Um
náufrago é resgatado de uma ilha deserta. Não consegue dizer
quanto tempo passou na ilha. Perdeu a noção do tempo. Pelo seu
aspecto ao ser encontrado — a barba quase no umbigo, as roupas
reduzidas a fiapos, a pele curtida pelo sol e o sal —, foram muitos
anos. Mas quantos? Ele não se lembra do naufrágio. Não se lembra
do nome do navio, do tipo do navio, do que fazia a bordo... Não se
lembra nem de onde é.
— Que
língua eu estou falando?
— Inglês.
Mas com sotaque.
— Sotaque
de onde?
— É
difícil dizer...
— Estranho.
Não me ocorre nenhuma outra língua além do inglês, embora eu
sinta que não é a minha língua materna. Talvez seja por causa de
Pamela...
— Pamela?
— A
mulher que eu fiz, de areia.
— Você
fez uma mulher de areia?
— Você
não sabe o que é a solidão numa ilha deserta.
Ele
precisava de companhia humana. No princípio, só precisava de sexo.
Fizera um buraco na areia. Mas, com o tempo, sentira que precisava de
mais do que apenas um buraco. Construiu um corpo de mulher em torno
do buraco. Seios, grandes seios. Quadris, uma cintura delgada, coxas
longas. Sempre gostara de coxas longas. Mas logo sentira que ainda
faltava algo. E fizera uma cabeça para sua mulher de areia. Um
rosto, com feições, nariz, boca. Um rosto bonito, cuidadosamente
esculpido, e que ele retocava constantemente, consertando os estragos
feitos pelos caranguejos e o vento. O rosto de uma mulher satisfeita.
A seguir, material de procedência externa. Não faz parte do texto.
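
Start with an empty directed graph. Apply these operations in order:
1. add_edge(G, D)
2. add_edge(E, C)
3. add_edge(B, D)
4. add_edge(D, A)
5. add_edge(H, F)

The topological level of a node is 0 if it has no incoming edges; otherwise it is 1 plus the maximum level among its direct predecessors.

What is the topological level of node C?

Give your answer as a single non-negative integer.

Answer: 1

Derivation:
Op 1: add_edge(G, D). Edges now: 1
Op 2: add_edge(E, C). Edges now: 2
Op 3: add_edge(B, D). Edges now: 3
Op 4: add_edge(D, A). Edges now: 4
Op 5: add_edge(H, F). Edges now: 5
Compute levels (Kahn BFS):
  sources (in-degree 0): B, E, G, H
  process B: level=0
    B->D: in-degree(D)=1, level(D)>=1
  process E: level=0
    E->C: in-degree(C)=0, level(C)=1, enqueue
  process G: level=0
    G->D: in-degree(D)=0, level(D)=1, enqueue
  process H: level=0
    H->F: in-degree(F)=0, level(F)=1, enqueue
  process C: level=1
  process D: level=1
    D->A: in-degree(A)=0, level(A)=2, enqueue
  process F: level=1
  process A: level=2
All levels: A:2, B:0, C:1, D:1, E:0, F:1, G:0, H:0
level(C) = 1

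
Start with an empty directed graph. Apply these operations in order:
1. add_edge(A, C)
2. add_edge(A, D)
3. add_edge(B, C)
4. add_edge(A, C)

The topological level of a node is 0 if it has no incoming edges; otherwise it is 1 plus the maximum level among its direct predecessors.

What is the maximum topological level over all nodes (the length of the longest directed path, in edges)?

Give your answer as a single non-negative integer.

Answer: 1

Derivation:
Op 1: add_edge(A, C). Edges now: 1
Op 2: add_edge(A, D). Edges now: 2
Op 3: add_edge(B, C). Edges now: 3
Op 4: add_edge(A, C) (duplicate, no change). Edges now: 3
Compute levels (Kahn BFS):
  sources (in-degree 0): A, B
  process A: level=0
    A->C: in-degree(C)=1, level(C)>=1
    A->D: in-degree(D)=0, level(D)=1, enqueue
  process B: level=0
    B->C: in-degree(C)=0, level(C)=1, enqueue
  process D: level=1
  process C: level=1
All levels: A:0, B:0, C:1, D:1
max level = 1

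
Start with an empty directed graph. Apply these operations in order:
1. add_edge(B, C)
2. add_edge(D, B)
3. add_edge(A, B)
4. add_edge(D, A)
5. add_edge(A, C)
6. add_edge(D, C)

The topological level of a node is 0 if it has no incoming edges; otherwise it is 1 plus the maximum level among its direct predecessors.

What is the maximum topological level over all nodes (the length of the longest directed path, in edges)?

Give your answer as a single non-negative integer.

Answer: 3

Derivation:
Op 1: add_edge(B, C). Edges now: 1
Op 2: add_edge(D, B). Edges now: 2
Op 3: add_edge(A, B). Edges now: 3
Op 4: add_edge(D, A). Edges now: 4
Op 5: add_edge(A, C). Edges now: 5
Op 6: add_edge(D, C). Edges now: 6
Compute levels (Kahn BFS):
  sources (in-degree 0): D
  process D: level=0
    D->A: in-degree(A)=0, level(A)=1, enqueue
    D->B: in-degree(B)=1, level(B)>=1
    D->C: in-degree(C)=2, level(C)>=1
  process A: level=1
    A->B: in-degree(B)=0, level(B)=2, enqueue
    A->C: in-degree(C)=1, level(C)>=2
  process B: level=2
    B->C: in-degree(C)=0, level(C)=3, enqueue
  process C: level=3
All levels: A:1, B:2, C:3, D:0
max level = 3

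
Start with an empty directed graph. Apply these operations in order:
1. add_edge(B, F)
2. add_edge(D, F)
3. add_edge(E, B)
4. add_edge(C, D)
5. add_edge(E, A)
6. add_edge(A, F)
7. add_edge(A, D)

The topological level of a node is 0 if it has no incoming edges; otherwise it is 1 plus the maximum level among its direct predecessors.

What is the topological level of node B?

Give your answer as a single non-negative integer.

Op 1: add_edge(B, F). Edges now: 1
Op 2: add_edge(D, F). Edges now: 2
Op 3: add_edge(E, B). Edges now: 3
Op 4: add_edge(C, D). Edges now: 4
Op 5: add_edge(E, A). Edges now: 5
Op 6: add_edge(A, F). Edges now: 6
Op 7: add_edge(A, D). Edges now: 7
Compute levels (Kahn BFS):
  sources (in-degree 0): C, E
  process C: level=0
    C->D: in-degree(D)=1, level(D)>=1
  process E: level=0
    E->A: in-degree(A)=0, level(A)=1, enqueue
    E->B: in-degree(B)=0, level(B)=1, enqueue
  process A: level=1
    A->D: in-degree(D)=0, level(D)=2, enqueue
    A->F: in-degree(F)=2, level(F)>=2
  process B: level=1
    B->F: in-degree(F)=1, level(F)>=2
  process D: level=2
    D->F: in-degree(F)=0, level(F)=3, enqueue
  process F: level=3
All levels: A:1, B:1, C:0, D:2, E:0, F:3
level(B) = 1

Answer: 1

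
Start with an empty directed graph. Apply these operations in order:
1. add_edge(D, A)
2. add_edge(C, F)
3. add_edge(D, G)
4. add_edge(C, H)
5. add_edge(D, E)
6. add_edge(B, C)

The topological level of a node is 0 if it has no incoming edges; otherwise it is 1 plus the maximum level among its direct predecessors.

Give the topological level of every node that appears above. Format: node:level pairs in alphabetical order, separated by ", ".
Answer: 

Op 1: add_edge(D, A). Edges now: 1
Op 2: add_edge(C, F). Edges now: 2
Op 3: add_edge(D, G). Edges now: 3
Op 4: add_edge(C, H). Edges now: 4
Op 5: add_edge(D, E). Edges now: 5
Op 6: add_edge(B, C). Edges now: 6
Compute levels (Kahn BFS):
  sources (in-degree 0): B, D
  process B: level=0
    B->C: in-degree(C)=0, level(C)=1, enqueue
  process D: level=0
    D->A: in-degree(A)=0, level(A)=1, enqueue
    D->E: in-degree(E)=0, level(E)=1, enqueue
    D->G: in-degree(G)=0, level(G)=1, enqueue
  process C: level=1
    C->F: in-degree(F)=0, level(F)=2, enqueue
    C->H: in-degree(H)=0, level(H)=2, enqueue
  process A: level=1
  process E: level=1
  process G: level=1
  process F: level=2
  process H: level=2
All levels: A:1, B:0, C:1, D:0, E:1, F:2, G:1, H:2

Answer: A:1, B:0, C:1, D:0, E:1, F:2, G:1, H:2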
O rosto de uma mulher que o amava, que mal podia esperar pelas noites
de paixão sob as estrelas, com ele. Mas...
— Mas
o quê?
— O
corpo desmentia o rosto. O corpo era estático e sem vida. Não se
mexia, não acompanhava o meu ardor, permanecia ausente e frio. O
corpo negava o brilho faiscante das conchas azuis que eram os olhos
de Pamela.
— Por
que “Pamela”?
— Porque
decidi que, fria daquela jeito, só podia ser inglesa. Eu tinha feito
uma inglesa! Deve ser por isso que conservei o meu inglês. Era a
língua com a qual eu fazia declarações de amor a Pamela e tentava
despertar no seu corpo a calidez que o rosto prometia. Ela não
reagia. Ela não me respondia. Ficava muda e distante. Também não
respondeu quando eu comecei a gritar com ela, e a xingá-la, e
acusá-la.
— Acusá-la
de quê?
— De
me trair. Pamela estava me enganando.
— A
mulher de areia estava enganando você?
— Estava!
— Com
quem?
— Não
tenho a menor ideia. Eu só não tinha dúvida de que, com o outro,
ou com os outros, ela se mexia. Uma loucura, eu sei. Mas eu tinha
pedido aquilo. Eu tinha criado o meu próprio tormento. Não se tem
companhia humana impunemente. Onde há um outro, há confusão, há
conflito, há desgosto. E há traição.
— O
que você fez?
— Um
dia, destruí a Pamela a pontapés. Só deixei o buraco no chão. Mas
no dia seguinte a reconstruí, os grandes seios, as longas coxas,
pedindo perdão, jurando que aquilo nunca mais aconteceria. E no dia
seguinte a destruí a pontapés outra vez.
— Grego.
— Hein?
— O
seu sotaque. Pode ser grego.
— Hmmm.
Grego. É possível. Me sinto muito antigo.
— Qual
é a última lembrança que você tem do mundo, antes de naufragar?
— Deixa
ver... Rita Pavone. Não tinha uma Rita Pavone?
Decidiram
não contar nada ao náufrago sobre o 11/9 e a Rita Pavone até ele
estar completamente recuperado. E o resgataram, apesar da sua
insistência em levar o buraco junto.